Sponsors also have begun submitting results on listed studies, creating a database that now has some 700 records, with more than half coming fromfrom industry sources. Currently, submissions consist of tables listing basic results, but the system is slated to add narrative summaries of results next year—a proposal that has given rise to objections about summaries being biased as well as promotion of unapproved drugs.
At an NIH public forum in April, pharma companies and other stakeholders discussed a range of concerns, such as whether results must be filed for discontinued studies, how to harmonize reporting standards with other countries, and who should write narrative summaries. Consumer advocates and medical journal editors argued that sponsor summaries would allow marketers to publicize not-yet-approved treatments. The Consumers Union proposed that NIH collect user fees to support write ups of objective trial summaries. If pharma companies are to do the job, though, they want to follow the International Conference on Harmonization E3 study synopsis format, and get assurance that FDA will not bring charges of illegal promotional activity based on required results disclosure.

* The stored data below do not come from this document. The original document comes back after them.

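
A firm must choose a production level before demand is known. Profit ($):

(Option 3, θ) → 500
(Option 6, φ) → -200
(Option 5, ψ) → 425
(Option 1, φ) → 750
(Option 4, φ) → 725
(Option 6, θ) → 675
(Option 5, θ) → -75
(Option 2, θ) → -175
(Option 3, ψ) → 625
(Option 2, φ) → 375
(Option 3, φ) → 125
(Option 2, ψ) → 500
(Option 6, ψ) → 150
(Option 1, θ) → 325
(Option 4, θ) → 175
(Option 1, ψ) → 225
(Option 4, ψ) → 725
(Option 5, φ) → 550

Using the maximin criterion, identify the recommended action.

Option 1

Row minima: Option 1=225, Option 2=-175, Option 3=125, Option 4=175, Option 5=-75, Option 6=-200
Best worst-case = 225 → Option 1.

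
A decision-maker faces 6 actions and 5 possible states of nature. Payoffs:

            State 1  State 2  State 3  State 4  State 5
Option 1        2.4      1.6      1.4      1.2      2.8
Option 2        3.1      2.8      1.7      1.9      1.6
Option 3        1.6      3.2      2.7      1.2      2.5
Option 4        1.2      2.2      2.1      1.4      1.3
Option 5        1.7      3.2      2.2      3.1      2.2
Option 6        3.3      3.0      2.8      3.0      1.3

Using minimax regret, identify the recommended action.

Column bests: State 1=3.3, State 2=3.2, State 3=2.8, State 4=3.1, State 5=2.8.
Option 1 regrets: 0.9, 1.6, 1.4, 1.9, 0.0 → max 1.9
Option 2 regrets: 0.2, 0.4, 1.1, 1.2, 1.2 → max 1.2
Option 3 regrets: 1.7, 0.0, 0.1, 1.9, 0.3 → max 1.9
Option 4 regrets: 2.1, 1.0, 0.7, 1.7, 1.5 → max 2.1
Option 5 regrets: 1.6, 0.0, 0.6, 0.0, 0.6 → max 1.6
Option 6 regrets: 0.0, 0.2, 0.0, 0.1, 1.5 → max 1.5
Smallest max regret = 1.2 → Option 2.

Option 2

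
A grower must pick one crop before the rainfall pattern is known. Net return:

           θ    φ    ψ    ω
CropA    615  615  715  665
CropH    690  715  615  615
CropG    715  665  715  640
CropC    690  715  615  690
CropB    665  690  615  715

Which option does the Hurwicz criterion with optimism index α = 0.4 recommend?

CropA: 0.4·715 + 0.6·615 = 655
CropH: 0.4·715 + 0.6·615 = 655
CropG: 0.4·715 + 0.6·640 = 670
CropC: 0.4·715 + 0.6·615 = 655
CropB: 0.4·715 + 0.6·615 = 655
Highest Hurwicz score = 670 → CropG.

CropG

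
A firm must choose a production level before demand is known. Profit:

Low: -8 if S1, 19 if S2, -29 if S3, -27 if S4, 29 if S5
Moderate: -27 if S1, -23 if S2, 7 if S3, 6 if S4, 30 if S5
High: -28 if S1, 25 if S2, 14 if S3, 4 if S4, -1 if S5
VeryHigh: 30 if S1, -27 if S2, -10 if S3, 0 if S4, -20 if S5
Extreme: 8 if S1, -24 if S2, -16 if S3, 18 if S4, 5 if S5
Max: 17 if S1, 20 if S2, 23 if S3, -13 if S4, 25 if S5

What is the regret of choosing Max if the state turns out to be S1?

13

Best payoff under S1 is 30.
Regret = 30 − 17 = 13.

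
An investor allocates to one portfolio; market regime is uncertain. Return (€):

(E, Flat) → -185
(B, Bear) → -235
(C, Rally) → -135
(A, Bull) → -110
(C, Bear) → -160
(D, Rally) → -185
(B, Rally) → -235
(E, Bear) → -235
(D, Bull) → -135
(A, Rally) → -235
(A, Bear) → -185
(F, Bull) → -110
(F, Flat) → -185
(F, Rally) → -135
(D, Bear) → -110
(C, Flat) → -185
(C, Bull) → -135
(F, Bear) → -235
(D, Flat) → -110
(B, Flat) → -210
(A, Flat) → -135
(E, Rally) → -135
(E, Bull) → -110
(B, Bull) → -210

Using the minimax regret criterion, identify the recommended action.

Column bests: Bear=-110, Flat=-110, Bull=-110, Rally=-135.
A regrets: 75, 25, 0, 100 → max 100
B regrets: 125, 100, 100, 100 → max 125
C regrets: 50, 75, 25, 0 → max 75
D regrets: 0, 0, 25, 50 → max 50
E regrets: 125, 75, 0, 0 → max 125
F regrets: 125, 75, 0, 0 → max 125
Smallest max regret = 50 → D.

D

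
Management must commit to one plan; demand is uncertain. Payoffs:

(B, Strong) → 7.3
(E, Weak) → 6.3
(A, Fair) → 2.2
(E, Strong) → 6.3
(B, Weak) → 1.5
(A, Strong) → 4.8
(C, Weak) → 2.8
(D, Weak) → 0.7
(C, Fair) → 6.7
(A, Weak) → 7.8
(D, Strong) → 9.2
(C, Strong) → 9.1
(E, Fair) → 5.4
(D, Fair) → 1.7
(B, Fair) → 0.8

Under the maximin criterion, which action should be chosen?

Row minima: A=2.2, B=0.8, C=2.8, D=0.7, E=5.4
Best worst-case = 5.4 → E.

E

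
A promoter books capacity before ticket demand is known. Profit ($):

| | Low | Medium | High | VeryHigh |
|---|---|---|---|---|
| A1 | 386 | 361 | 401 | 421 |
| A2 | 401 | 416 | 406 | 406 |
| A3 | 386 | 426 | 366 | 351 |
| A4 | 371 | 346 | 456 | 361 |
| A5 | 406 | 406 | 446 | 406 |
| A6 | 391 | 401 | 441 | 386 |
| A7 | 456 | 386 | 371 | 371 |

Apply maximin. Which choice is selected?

A5

Row minima: A1=361, A2=401, A3=351, A4=346, A5=406, A6=386, A7=371
Best worst-case = 406 → A5.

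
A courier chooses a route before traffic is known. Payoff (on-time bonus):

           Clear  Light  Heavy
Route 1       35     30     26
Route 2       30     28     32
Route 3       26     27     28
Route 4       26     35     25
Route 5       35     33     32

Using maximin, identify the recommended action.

Route 5

Row minima: Route 1=26, Route 2=28, Route 3=26, Route 4=25, Route 5=32
Best worst-case = 32 → Route 5.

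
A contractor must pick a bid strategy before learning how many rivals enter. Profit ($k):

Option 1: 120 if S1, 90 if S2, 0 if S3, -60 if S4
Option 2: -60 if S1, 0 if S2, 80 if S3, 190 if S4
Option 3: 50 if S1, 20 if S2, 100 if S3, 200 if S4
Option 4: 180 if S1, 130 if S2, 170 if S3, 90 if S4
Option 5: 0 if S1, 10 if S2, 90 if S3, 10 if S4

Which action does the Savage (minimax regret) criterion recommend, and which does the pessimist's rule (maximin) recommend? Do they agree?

Column bests: S1=180, S2=130, S3=170, S4=200.
Option 1 regrets: 60, 40, 170, 260 → max 260
Option 2 regrets: 240, 130, 90, 10 → max 240
Option 3 regrets: 130, 110, 70, 0 → max 130
Option 4 regrets: 0, 0, 0, 110 → max 110
Option 5 regrets: 180, 120, 80, 190 → max 190
Smallest max regret = 110 → Option 4.
Row minima: Option 1=-60, Option 2=-60, Option 3=20, Option 4=90, Option 5=0
Best worst-case = 90 → Option 4.

minimax regret → Option 4; maximin → Option 4 (agree)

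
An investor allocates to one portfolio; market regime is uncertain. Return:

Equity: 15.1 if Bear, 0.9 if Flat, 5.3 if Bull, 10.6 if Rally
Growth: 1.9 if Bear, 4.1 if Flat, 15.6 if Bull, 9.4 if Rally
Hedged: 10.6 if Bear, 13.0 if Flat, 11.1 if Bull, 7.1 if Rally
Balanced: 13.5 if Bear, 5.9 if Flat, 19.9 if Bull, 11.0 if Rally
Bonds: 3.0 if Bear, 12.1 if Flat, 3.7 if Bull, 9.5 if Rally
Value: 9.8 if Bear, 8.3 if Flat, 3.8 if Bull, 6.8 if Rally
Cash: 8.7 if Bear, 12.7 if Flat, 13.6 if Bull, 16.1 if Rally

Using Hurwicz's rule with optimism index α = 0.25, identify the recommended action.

Cash

Equity: 0.25·15.1 + 0.75·0.9 = 4.45
Growth: 0.25·15.6 + 0.75·1.9 = 5.325
Hedged: 0.25·13.0 + 0.75·7.1 = 8.575
Balanced: 0.25·19.9 + 0.75·5.9 = 9.4
Bonds: 0.25·12.1 + 0.75·3.0 = 5.275
Value: 0.25·9.8 + 0.75·3.8 = 5.3
Cash: 0.25·16.1 + 0.75·8.7 = 10.55
Highest Hurwicz score = 10.55 → Cash.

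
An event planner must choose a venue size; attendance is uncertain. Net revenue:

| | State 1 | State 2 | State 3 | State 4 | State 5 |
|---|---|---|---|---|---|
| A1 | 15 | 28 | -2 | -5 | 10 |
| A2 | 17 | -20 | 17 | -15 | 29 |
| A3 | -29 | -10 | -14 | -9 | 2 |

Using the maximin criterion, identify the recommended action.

Row minima: A1=-5, A2=-20, A3=-29
Best worst-case = -5 → A1.

A1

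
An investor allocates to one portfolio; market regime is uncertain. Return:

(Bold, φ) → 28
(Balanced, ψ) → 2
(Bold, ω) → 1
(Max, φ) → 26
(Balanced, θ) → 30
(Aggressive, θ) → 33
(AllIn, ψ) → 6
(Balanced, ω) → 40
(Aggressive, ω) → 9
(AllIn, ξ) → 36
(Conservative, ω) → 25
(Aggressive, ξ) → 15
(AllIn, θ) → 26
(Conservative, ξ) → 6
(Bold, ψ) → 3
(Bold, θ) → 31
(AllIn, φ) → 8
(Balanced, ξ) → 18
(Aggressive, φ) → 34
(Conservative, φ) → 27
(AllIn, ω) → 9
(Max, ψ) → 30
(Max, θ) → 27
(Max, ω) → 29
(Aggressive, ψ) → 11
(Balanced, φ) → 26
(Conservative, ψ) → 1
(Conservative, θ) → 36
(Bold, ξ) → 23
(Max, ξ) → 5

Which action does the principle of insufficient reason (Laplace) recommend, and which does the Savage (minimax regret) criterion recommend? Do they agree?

laplace → Max; minimax regret → Balanced (disagree)

Row averages: Conservative=19, Balanced=23.2, Aggressive=20.4, Bold=17.2, AllIn=17, Max=23.4
Highest average = 23.4 → Max.
Column bests: θ=36, φ=34, ψ=30, ω=40, ξ=36.
Conservative regrets: 0, 7, 29, 15, 30 → max 30
Balanced regrets: 6, 8, 28, 0, 18 → max 28
Aggressive regrets: 3, 0, 19, 31, 21 → max 31
Bold regrets: 5, 6, 27, 39, 13 → max 39
AllIn regrets: 10, 26, 24, 31, 0 → max 31
Max regrets: 9, 8, 0, 11, 31 → max 31
Smallest max regret = 28 → Balanced.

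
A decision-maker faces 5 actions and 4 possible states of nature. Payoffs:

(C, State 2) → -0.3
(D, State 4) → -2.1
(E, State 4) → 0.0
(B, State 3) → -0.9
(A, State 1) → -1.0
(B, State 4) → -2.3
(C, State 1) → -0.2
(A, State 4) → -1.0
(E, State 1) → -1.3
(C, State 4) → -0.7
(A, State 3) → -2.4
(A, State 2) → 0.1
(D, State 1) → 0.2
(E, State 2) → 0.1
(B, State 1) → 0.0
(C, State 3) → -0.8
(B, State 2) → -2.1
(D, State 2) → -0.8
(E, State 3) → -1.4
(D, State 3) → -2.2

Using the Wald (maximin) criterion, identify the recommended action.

Row minima: A=-2.4, B=-2.3, C=-0.8, D=-2.2, E=-1.4
Best worst-case = -0.8 → C.

C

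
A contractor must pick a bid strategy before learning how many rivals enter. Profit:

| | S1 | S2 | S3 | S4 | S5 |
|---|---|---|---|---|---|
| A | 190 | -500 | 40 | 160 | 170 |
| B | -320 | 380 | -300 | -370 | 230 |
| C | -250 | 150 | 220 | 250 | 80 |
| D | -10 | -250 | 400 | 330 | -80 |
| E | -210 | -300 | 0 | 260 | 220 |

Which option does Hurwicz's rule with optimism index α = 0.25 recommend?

D

A: 0.25·190 + 0.75·(-500) = -327.5
B: 0.25·380 + 0.75·(-370) = -182.5
C: 0.25·250 + 0.75·(-250) = -125
D: 0.25·400 + 0.75·(-250) = -87.5
E: 0.25·260 + 0.75·(-300) = -160
Highest Hurwicz score = -87.5 → D.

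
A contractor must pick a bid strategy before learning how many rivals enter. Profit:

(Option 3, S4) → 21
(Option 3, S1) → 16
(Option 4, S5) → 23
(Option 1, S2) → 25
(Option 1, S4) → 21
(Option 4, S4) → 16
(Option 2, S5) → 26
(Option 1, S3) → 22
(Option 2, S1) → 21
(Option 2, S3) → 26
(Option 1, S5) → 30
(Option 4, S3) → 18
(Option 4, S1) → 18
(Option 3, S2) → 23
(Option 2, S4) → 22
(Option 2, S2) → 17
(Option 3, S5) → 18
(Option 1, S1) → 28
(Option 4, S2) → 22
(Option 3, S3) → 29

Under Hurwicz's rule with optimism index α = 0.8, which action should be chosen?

Option 1

Option 1: 0.8·30 + 0.2·21 = 28.2
Option 2: 0.8·26 + 0.2·17 = 24.2
Option 3: 0.8·29 + 0.2·16 = 26.4
Option 4: 0.8·23 + 0.2·16 = 21.6
Highest Hurwicz score = 28.2 → Option 1.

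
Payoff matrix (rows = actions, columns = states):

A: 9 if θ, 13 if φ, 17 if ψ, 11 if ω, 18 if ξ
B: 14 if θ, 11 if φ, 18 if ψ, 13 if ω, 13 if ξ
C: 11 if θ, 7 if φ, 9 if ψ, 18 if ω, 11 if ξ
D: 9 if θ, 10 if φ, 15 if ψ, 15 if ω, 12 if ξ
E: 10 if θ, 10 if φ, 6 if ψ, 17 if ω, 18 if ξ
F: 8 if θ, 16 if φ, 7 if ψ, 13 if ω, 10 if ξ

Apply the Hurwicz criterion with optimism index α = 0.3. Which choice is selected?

B

A: 0.3·18 + 0.7·9 = 11.7
B: 0.3·18 + 0.7·11 = 13.1
C: 0.3·18 + 0.7·7 = 10.3
D: 0.3·15 + 0.7·9 = 10.8
E: 0.3·18 + 0.7·6 = 9.6
F: 0.3·16 + 0.7·7 = 9.7
Highest Hurwicz score = 13.1 → B.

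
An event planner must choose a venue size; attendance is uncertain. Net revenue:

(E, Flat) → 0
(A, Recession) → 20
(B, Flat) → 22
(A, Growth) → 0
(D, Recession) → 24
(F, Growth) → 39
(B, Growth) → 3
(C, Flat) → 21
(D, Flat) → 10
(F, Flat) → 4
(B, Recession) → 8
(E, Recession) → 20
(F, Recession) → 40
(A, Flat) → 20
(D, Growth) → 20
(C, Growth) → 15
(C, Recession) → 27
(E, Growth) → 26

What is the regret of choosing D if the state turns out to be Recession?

Best payoff under Recession is 40.
Regret = 40 − 24 = 16.

16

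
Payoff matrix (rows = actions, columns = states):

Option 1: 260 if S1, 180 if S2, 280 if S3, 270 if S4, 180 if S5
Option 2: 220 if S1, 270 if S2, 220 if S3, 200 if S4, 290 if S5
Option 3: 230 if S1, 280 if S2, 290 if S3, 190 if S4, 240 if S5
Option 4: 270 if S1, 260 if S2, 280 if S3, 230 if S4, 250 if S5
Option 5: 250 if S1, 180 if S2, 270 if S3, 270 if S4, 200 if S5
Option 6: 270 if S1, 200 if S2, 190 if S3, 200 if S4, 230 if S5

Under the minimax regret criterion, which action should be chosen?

Option 4

Column bests: S1=270, S2=280, S3=290, S4=270, S5=290.
Option 1 regrets: 10, 100, 10, 0, 110 → max 110
Option 2 regrets: 50, 10, 70, 70, 0 → max 70
Option 3 regrets: 40, 0, 0, 80, 50 → max 80
Option 4 regrets: 0, 20, 10, 40, 40 → max 40
Option 5 regrets: 20, 100, 20, 0, 90 → max 100
Option 6 regrets: 0, 80, 100, 70, 60 → max 100
Smallest max regret = 40 → Option 4.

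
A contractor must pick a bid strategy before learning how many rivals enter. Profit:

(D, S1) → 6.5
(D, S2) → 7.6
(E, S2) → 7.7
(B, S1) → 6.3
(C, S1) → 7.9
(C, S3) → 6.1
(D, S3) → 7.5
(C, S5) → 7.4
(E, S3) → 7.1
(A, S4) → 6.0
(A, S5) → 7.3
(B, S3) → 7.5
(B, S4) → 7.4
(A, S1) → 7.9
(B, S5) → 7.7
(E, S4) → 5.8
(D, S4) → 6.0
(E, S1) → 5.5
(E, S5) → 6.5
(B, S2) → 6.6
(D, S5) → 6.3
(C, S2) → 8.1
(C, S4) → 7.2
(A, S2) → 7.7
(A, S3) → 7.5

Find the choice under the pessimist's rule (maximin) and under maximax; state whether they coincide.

Row minima: A=6.0, B=6.3, C=6.1, D=6.0, E=5.5
Best worst-case = 6.3 → B.
Row maxima: A=7.9, B=7.7, C=8.1, D=7.6, E=7.7
Best best-case = 8.1 → C.

maximin → B; maximax → C (disagree)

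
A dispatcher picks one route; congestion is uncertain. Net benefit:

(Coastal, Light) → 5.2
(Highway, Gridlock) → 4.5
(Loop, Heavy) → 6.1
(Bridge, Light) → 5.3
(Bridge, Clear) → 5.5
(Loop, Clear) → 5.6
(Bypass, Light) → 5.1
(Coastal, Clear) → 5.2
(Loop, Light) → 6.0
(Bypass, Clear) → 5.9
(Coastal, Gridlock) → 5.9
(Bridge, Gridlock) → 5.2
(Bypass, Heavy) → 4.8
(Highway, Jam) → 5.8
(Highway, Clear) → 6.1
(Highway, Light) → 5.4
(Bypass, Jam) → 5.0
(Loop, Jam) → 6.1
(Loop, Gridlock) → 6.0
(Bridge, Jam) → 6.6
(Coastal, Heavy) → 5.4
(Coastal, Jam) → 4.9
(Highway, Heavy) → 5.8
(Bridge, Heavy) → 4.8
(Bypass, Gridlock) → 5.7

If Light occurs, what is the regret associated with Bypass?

0.9

Best payoff under Light is 6.0.
Regret = 6.0 − 5.1 = 0.9.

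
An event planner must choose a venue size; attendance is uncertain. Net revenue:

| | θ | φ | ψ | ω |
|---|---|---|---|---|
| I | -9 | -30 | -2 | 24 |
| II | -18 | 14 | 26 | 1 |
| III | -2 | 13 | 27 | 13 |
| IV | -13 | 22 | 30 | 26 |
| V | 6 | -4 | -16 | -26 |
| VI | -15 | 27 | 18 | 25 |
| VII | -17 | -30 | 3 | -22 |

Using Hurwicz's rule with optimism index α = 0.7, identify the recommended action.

I: 0.7·24 + 0.3·(-30) = 7.8
II: 0.7·26 + 0.3·(-18) = 12.8
III: 0.7·27 + 0.3·(-2) = 18.3
IV: 0.7·30 + 0.3·(-13) = 17.1
V: 0.7·6 + 0.3·(-26) = -3.6
VI: 0.7·27 + 0.3·(-15) = 14.4
VII: 0.7·3 + 0.3·(-30) = -6.9
Highest Hurwicz score = 18.3 → III.

III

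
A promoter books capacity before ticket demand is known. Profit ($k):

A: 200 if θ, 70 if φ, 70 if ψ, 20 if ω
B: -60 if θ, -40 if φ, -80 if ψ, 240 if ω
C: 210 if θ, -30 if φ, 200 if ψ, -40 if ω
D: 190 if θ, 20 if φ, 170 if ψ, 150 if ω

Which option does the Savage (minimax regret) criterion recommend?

D

Column bests: θ=210, φ=70, ψ=200, ω=240.
A regrets: 10, 0, 130, 220 → max 220
B regrets: 270, 110, 280, 0 → max 280
C regrets: 0, 100, 0, 280 → max 280
D regrets: 20, 50, 30, 90 → max 90
Smallest max regret = 90 → D.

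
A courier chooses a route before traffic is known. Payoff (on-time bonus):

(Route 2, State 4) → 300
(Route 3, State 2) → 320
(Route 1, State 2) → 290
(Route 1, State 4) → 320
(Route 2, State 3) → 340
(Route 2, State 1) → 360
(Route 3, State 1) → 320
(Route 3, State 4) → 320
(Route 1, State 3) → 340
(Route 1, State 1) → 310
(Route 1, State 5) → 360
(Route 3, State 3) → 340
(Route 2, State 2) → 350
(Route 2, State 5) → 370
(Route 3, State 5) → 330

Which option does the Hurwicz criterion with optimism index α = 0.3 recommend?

Route 3

Route 1: 0.3·360 + 0.7·290 = 311
Route 2: 0.3·370 + 0.7·300 = 321
Route 3: 0.3·340 + 0.7·320 = 326
Highest Hurwicz score = 326 → Route 3.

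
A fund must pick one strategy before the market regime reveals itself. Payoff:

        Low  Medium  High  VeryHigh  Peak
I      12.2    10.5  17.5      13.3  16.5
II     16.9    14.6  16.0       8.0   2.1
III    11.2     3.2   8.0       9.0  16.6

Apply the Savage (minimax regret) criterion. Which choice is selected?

I

Column bests: Low=16.9, Medium=14.6, High=17.5, VeryHigh=13.3, Peak=16.6.
I regrets: 4.7, 4.1, 0.0, 0.0, 0.1 → max 4.7
II regrets: 0.0, 0.0, 1.5, 5.3, 14.5 → max 14.5
III regrets: 5.7, 11.4, 9.5, 4.3, 0.0 → max 11.4
Smallest max regret = 4.7 → I.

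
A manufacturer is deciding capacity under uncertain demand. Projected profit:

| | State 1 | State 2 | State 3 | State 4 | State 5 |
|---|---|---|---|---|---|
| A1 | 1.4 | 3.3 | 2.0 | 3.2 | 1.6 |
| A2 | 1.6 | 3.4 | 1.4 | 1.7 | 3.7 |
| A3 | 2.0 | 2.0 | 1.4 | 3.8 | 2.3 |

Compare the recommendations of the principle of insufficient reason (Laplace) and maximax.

Row averages: A1=2.3, A2=2.36, A3=2.3
Highest average = 2.36 → A2.
Row maxima: A1=3.3, A2=3.7, A3=3.8
Best best-case = 3.8 → A3.

laplace → A2; maximax → A3 (disagree)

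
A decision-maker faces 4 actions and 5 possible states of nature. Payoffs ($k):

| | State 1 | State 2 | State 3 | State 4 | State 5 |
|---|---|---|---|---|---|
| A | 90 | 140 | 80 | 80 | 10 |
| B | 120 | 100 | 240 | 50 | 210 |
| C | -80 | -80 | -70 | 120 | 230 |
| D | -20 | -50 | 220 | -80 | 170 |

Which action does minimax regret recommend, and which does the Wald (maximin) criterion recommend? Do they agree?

Column bests: State 1=120, State 2=140, State 3=240, State 4=120, State 5=230.
A regrets: 30, 0, 160, 40, 220 → max 220
B regrets: 0, 40, 0, 70, 20 → max 70
C regrets: 200, 220, 310, 0, 0 → max 310
D regrets: 140, 190, 20, 200, 60 → max 200
Smallest max regret = 70 → B.
Row minima: A=10, B=50, C=-80, D=-80
Best worst-case = 50 → B.

minimax regret → B; maximin → B (agree)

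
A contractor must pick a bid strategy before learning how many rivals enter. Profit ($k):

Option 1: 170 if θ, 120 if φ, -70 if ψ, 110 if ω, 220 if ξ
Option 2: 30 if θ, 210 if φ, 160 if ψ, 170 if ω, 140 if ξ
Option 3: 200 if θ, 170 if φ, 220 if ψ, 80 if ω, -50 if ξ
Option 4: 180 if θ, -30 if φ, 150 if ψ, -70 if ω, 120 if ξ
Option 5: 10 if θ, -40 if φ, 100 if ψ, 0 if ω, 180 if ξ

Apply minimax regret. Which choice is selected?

Option 2

Column bests: θ=200, φ=210, ψ=220, ω=170, ξ=220.
Option 1 regrets: 30, 90, 290, 60, 0 → max 290
Option 2 regrets: 170, 0, 60, 0, 80 → max 170
Option 3 regrets: 0, 40, 0, 90, 270 → max 270
Option 4 regrets: 20, 240, 70, 240, 100 → max 240
Option 5 regrets: 190, 250, 120, 170, 40 → max 250
Smallest max regret = 170 → Option 2.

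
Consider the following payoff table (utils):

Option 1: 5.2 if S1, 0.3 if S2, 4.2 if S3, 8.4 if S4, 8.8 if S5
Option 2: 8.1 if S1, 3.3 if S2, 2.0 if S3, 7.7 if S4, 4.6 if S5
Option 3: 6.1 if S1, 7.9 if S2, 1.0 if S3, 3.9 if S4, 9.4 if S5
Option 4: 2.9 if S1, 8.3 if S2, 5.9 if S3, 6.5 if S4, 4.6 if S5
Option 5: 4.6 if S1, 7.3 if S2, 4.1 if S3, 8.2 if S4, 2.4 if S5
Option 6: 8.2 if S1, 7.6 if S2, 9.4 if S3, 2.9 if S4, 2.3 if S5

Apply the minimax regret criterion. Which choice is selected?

Column bests: S1=8.2, S2=8.3, S3=9.4, S4=8.4, S5=9.4.
Option 1 regrets: 3.0, 8.0, 5.2, 0.0, 0.6 → max 8.0
Option 2 regrets: 0.1, 5.0, 7.4, 0.7, 4.8 → max 7.4
Option 3 regrets: 2.1, 0.4, 8.4, 4.5, 0.0 → max 8.4
Option 4 regrets: 5.3, 0.0, 3.5, 1.9, 4.8 → max 5.3
Option 5 regrets: 3.6, 1.0, 5.3, 0.2, 7.0 → max 7.0
Option 6 regrets: 0.0, 0.7, 0.0, 5.5, 7.1 → max 7.1
Smallest max regret = 5.3 → Option 4.

Option 4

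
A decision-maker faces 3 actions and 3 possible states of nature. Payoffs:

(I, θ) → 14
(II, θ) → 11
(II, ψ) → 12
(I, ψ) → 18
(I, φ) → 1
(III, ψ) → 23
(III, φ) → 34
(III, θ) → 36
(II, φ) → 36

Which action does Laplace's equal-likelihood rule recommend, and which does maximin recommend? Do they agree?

Row averages: I=11, II=59/3, III=31
Highest average = 31 → III.
Row minima: I=1, II=11, III=23
Best worst-case = 23 → III.

laplace → III; maximin → III (agree)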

A related issue is whether providing summaries reduces the need to post full clinical trial protocols. Sponsors fear that publication of complete protocols would reveal proprietary information on how data is assessed, and also raise privacy issues by disclosing the names of investigators and subinvestigators. Pharma companies also want leeway to determine which discontinued studies warrant reporting of results—preferably only those dropped for safety reasons.
Meanwhile, sponsors have to start filing reports on serious and frequent adverse events in clinical trials beginning in September 2009. FDAAA calls for providing this data in a tabular format, but it’s not yet obvious that the information will be useful to patients or researchers. Sponsors seek to clarify what events are considered “serious,” and want time frames for submitting AE reports as well as common AE reporting requirements for NIH, FDA, and other entities.
Industry moved to defuse some of the opposition by unveiling a revised version of PhRMA’s voluntary clinical trial disclosure policy, which now supports “timely registration of all interventional clinical trials involving patients.” That still would leave out most Phase 1 safety studies, which primarily enroll healthy volunteers. PhRMA also would limit reporting on Phase IV trials to those that are interventional, as opposed to the vast spectrum of observational studies.